The workout: kind of a disaster. usual pull ups and PT went ok; bench: 10 x 135 (ok) 1 x 190 (ok), 5 x 185 (good). But then I attempted 10 x 170 in the decline, got a ding at reps 8 and 9 (left shoulder). That precluded doing any more chest pressing, though rows (2 x 200 Hammer, 1 x 110 machine) were ok, and careful, slow standing military presses with dumbbells (10 x 40, 10 x 45, 10 x 45) went ok too. Usual abs, 2:30 plank, 10 miles cycling (switched bikes to get one with the footstraps at mile 5) was ok.

Still that left shoulder..every once in a while I get careless and “ding” it. I might need 2-3 weeks rest..or to just be careful with my next set of presses.

So that is what I am whining about (someone asked me on Facebook: “what will you whine about next”. So now you know, Stripper Girl.


April 2, 2018 Posted by | bicycling, weight training | , , , , , , | Leave a comment

April 1?

And yes, in the afternoon, several of the major bridges crossing the Illinois River were shut down due to accidents. Oh boy.

Still I got out for my walk before it all happened (10.1 miles in 2:50 or so; I slowed toward the end). Foot: some aching afterward…some whinyness around mile 7-8. But mostly, I am just out of walking shape. About 3.5 miles into it, I got passed by the University women’s track/XC team. They were very nice to me…as they always are.

Personal/Issues: I am writing up my talk, but I took time to watch the awesome Mississippi State vs. Notre Dame NCAA Women’s basketball championship game. It was one for the ages; ND rallied from 15 down to win with a buzzer beating 3 pointer with about 1 second to go.

I also thought about some of the infighting between the social justice warriors and the scientists. Many of the SJWs are upset with David Reich’s article about “how to talk about genes and race”. The fundamental issue: if you look at two clusters of humans that evolved separately for a long time (say, a few thousand years), you’ll see some difference in the frequency distribution of alleles between the groups, and it makes sense that there might be some statistical genetic differences between the groups.
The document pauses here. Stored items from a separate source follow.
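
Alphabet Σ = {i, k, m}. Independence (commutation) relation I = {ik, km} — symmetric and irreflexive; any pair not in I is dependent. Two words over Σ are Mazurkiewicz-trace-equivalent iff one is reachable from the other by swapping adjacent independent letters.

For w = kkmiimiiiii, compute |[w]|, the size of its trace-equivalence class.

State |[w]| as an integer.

55

#0=k has no predecessor
#1=k depends on [0:k]
#2=m has no predecessor
#3=i depends on [2:m]
#4=i depends on [3:i]
#5=m depends on [4:i]
#6=i depends on [5:m]
#7=i depends on [6:i]
#8=i depends on [7:i]
#9=i depends on [8:i]
#10=i depends on [9:i]
sources: [0:k, 2:m]
N(rest) = Σ N(rest − s) over sources s of rest; N(one piece) = 1:
  size 1 → [1]=1  [10]=1
  size 2 → [0,1]=1  [1,10]=2  [9,10]=1
  size 3 → [0,1,10]=3  [1,9,10]=3  [8,9,10]=1
  size 4 → [0,1,9,10]=6  [1,8,9,10]=4  [7,8,9,10]=1
  size 5 → [0,1,8,9,10]=10  [1,7,8,9,10]=5  [6,7,8,9,10]=1
  size 6 → [0,1,7,8,9,10]=15  [1,6,7,8,9,10]=6  [5,6,7,8,9,10]=1
  size 7 → [0,1,6,7,8,9,10]=21  [1,5,6,7,8,9,10]=7  [4,5,6,7,8,9,10]=1
  size 8 → [0,1,5,6,7,8,9,10]=28  [1,4,5,6,7,8,9,10]=8  [3,4,5,6,7,8,9,10]=1
  size 9 → [0,1,4,5,6,7,8,9,10]=36  [1,3,4,5,6,7,8,9,10]=9  [2,3,4,5,6,7,8,9,10]=1
  first=0(k) contributes 10
  first=2(m) contributes 45
|[w]| = 55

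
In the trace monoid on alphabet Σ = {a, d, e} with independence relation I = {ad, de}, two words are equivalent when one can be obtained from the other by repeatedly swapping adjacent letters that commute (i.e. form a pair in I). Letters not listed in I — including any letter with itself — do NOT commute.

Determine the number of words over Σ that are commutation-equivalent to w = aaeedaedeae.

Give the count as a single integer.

55

#0=a has no predecessor
#1=a depends on [0:a]
#2=e depends on [1:a]
#3=e depends on [2:e]
#4=d has no predecessor
#5=a depends on [3:e]
#6=e depends on [5:a]
#7=d depends on [4:d]
#8=e depends on [6:e]
#9=a depends on [8:e]
#10=e depends on [9:a]
sources: [0:a, 4:d]
N(rest) = Σ N(rest − s) over sources s of rest; N(one piece) = 1:
  size 1 → [7]=1  [10]=1
  size 2 → [4,7]=1  [7,10]=2  [9,10]=1
  size 3 → [4,7,10]=3  [7,9,10]=3  [8,9,10]=1
  size 4 → [4,7,9,10]=6  [6,8,9,10]=1  [7,8,9,10]=4
  size 5 → [4,7,8,9,10]=10  [5,6,8,9,10]=1  [6,7,8,9,10]=5
  size 6 → [3,5,6,8,9,10]=1  [4,6,7,8,9,10]=15  [5,6,7,8,9,10]=6
  size 7 → [2,3,5,6,8,9,10]=1  [3,5,6,7,8,9,10]=7  [4,5,6,7,8,9,10]=21
  size 8 → [1,2,3,5,6,8,9,10]=1  [2,3,5,6,7,8,9,10]=8  [3,4,5,6,7,8,9,10]=28
  size 9 → [0,1,2,3,5,6,8,9,10]=1  [1,2,3,5,6,7,8,9,10]=9  [2,3,4,5,6,7,8,9,10]=36
  first=0(a) contributes 45
  first=4(d) contributes 10
|[w]| = 55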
The SJWs can’t stomach that..thinking that if this fact were accepted, well maybe some claims made by the racists are right (and no, they aren’t). Nevertheless, they want to be given some influence over the work of scientists:(via Jerry Coyne)

Their main beef seems to be that those like Reich who unravel the genetic patterns of our species need to constantly consult with people like cultural anthropologists and social scientists. I’m not sure this is good advice, since those people have, by and large, tried to foist ideological views onto research on human groups. The bit below, for example, smacks of an unwarranted hubris:

Precisely because the problems of race are complex, scientists need to engage these issues with greater care and sophistication. Geneticists should work in collaboration with their social science and humanities colleagues to make certain that their biomedical discoveries make a positive difference in health care, including the care of those studied.

Of course discoveries should be used constructively, but is that the responsibility of people like Reich, who simply look at the frequencies of disease genes in different groups and the pattern of genetic differentiation across the globe? I don’t think so. How to use the findings of geneticists in medicine is the purview of bioethicists and physicians, not paleoanthropologists.

This push-back against science sure seems to give right wing criticisms of academia some merit (yeah, I know,..some of those right wingers are those getting their feelings hurt because intelligent design and creationism are treated as crackpot ideas..which they are).